S3 Select Object Content Service (com.ibi.agents.XDS3SelectObjectContentAgent)

Syntax:

com.ibi.agents.XDS3SelectObjectContentAgent

Description:

Filters the contents of an Amazon S3 object based on a simple Structured Query Language (SQL) statement.

Using the XDS3SelectObjectContentAgent service, you can read data from an AWS S3 bucket stored in CSV, JSON, or Parquet format and return the CSV or JSON converted data into an iWay Service Manager (iSM) flow for continuing processing.

This agent calls the selectObjectContent(SelectObjectContentRequest selectRequest) method of com.amazonaws.services.s3.AmazonS3 at version 1.11.714.

Parameters:

Bucket

Bucket Name

Name of the bucket containing the object whose ACL is being retrieved.

Key

Key of the object within the specified bucket whose ACL is being retrieved.

Input

Select Expression

Expression that is used to query the object.

Scan Range Start

When present, process only records starting after that byte index, inclusive counting from zero.

Scan Range End

When used with Scan Range Start, process only records with their first byte located within that index range, inclusive counting from zero. When used without Scan Range Start, process only records with their first byte located within that many bytes of the end of the file.

SSE Customer Key

Customer-provided key, in Base64 format, for use with Amazon S3 server-side encryption.

Input Serialization

Describes the format of the data in the object that is being queried.

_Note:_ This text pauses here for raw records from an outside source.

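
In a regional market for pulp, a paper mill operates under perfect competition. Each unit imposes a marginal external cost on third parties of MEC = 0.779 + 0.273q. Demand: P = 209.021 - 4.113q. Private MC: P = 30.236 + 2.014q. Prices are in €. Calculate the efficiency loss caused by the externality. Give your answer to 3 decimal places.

Market equilibrium (private): 30.236 + 2.014q = 209.021 - 4.113q → q_m = 29.1799.
Social marginal cost = private MC + MEC = 31.015 + 2.287q.
Set SMC = demand: 31.015 + 2.287q = 209.021 - 4.113q → q* = 27.8134.
Between q* and q_m the wedge SMC − demand runs linearly from 0 to MEC(q_m), so the loss is a triangle.
DWL = ½ × 1.3665 × 8.7451 = 5.9751.

DWL = €5.975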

  • Parquet. Does not have further parameters.
  • JSON. Has a single input serialization parameter to specify if the input is one JSON object (DOCUMENT) or many JSON records concatenated together (LINES).
  • CSV. Has many parameters in the CSV Input Serialization group to specify the exact syntax.

Compression Type

Specifies the compression format of the object. Possible values are BZIP2, GZIP, NONE.

Output

Output Serialization

Describes the format of the data that you want Amazon S3 to return in response. Possible values are JSON and CSV. The default output serialization for JSON is multiple individual JSON records, separated by a new line. The record delimiter is configurable. Since this format cannot be parsed as a single document, the agent also offers the option to produce a single JSON array containing all the returned JSON records. To create the array, the agent hardcodes the record delimiter to a comma (,) and surrounds all the data with square brackets ([ ]).

Output Document

Format of the output document, either parsed JSON or bytes array. Choosing Parsed JSON overrides all Output Serialization parameters.

  • Parsed JSON. Produces a single JSON array containing all returned JSON records, and stores the parsed tree in the output document. All other output serialization parameters are ignored.
  • Byte Array. Produces a flat document according to the Output Serialization parameter. The options are JSON or CSV.

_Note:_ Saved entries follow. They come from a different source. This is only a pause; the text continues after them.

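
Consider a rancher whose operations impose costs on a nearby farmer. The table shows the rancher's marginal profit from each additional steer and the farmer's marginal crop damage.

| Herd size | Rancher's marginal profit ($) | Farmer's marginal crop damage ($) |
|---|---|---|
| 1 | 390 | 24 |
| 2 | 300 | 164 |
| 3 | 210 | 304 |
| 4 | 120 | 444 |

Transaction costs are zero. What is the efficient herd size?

2

Bargaining reaches the level where marginal profit last exceeds marginal crop damage.
That holds through level 2 (300 ≥ 164) but not at 3 (210 < 304).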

    Note: Parquet is not available since Amazon S3 does not offer Parquet output for this operation. Extra parameters for JSON or CSV output serialization are available in their own property group.

JSON Input Serialization

JSON Type

Type of JSON when the Input Serialization is JSON. Possible values are DOCUMENT and LINES.

JSON Output Serialization

JSON Record Delimiter

Value used to separate individual records when the Output Serialization is JSON.

JSON Array Output

Whether the output will be a JSON array collecting all records, or separate individual JSON records. When enabled, this property overrides the JSON Record Delimiter parameter.

CSV Input Serialization

CSV has many parameters in the CSV Output Serialization group to specify the exact syntax, many reflecting a similar parameter in the CSV Input Serialization group. Parameters for an input serialization, other than the chosen one, are ignored. Similarly, for the output serialization.

Allow Quoted Record Delimiter

Specifies that CSV field values may contain quoted record delimiters and such records should be allowed.

Comments

Single character used to indicate that a row should be ignored when the character is present at the start of that row. You can specify any character to indicate a comment line.

Field Delimiter

Single character used to separate individual fields in a record. You can specify an arbitrary delimiter.

File Header Info

Describes the first line of input. NONE means the first line is not a header. IGNORE means the first line is a header, but you must use column positions like _1 to indicate the column. USE means the first line is a header and you can use the header value to identify a column in an expression.

Quote Character

Single character used for escaping when the field delimiter is part of the value.

Quote Escape Character

Single character used for escaping the quote character inside an already escaped value.

CSV Record Delimiter

Single character used to separate individual records in the input. You can specify an arbitrary delimiter.

CSV Output Serialization

Output Field Delimiter

Sets the character used to separate individual fields in a record.

Output Quote Character

Sets the character used for escaping, where the field delimiter is part of the value.

Output Quote Escape Character

Sets the character used for escaping the quote character inside an already escaped value.

Output Quote Fields

Indicates whether to use quotation marks around output fields. ALWAYS means always use quotation marks for output fields. ASNEEDED means use quotation marks for output fields, when needed.

Output CSV Record Delimiter

Value used to separate individual records when the Output Serialization is CSV.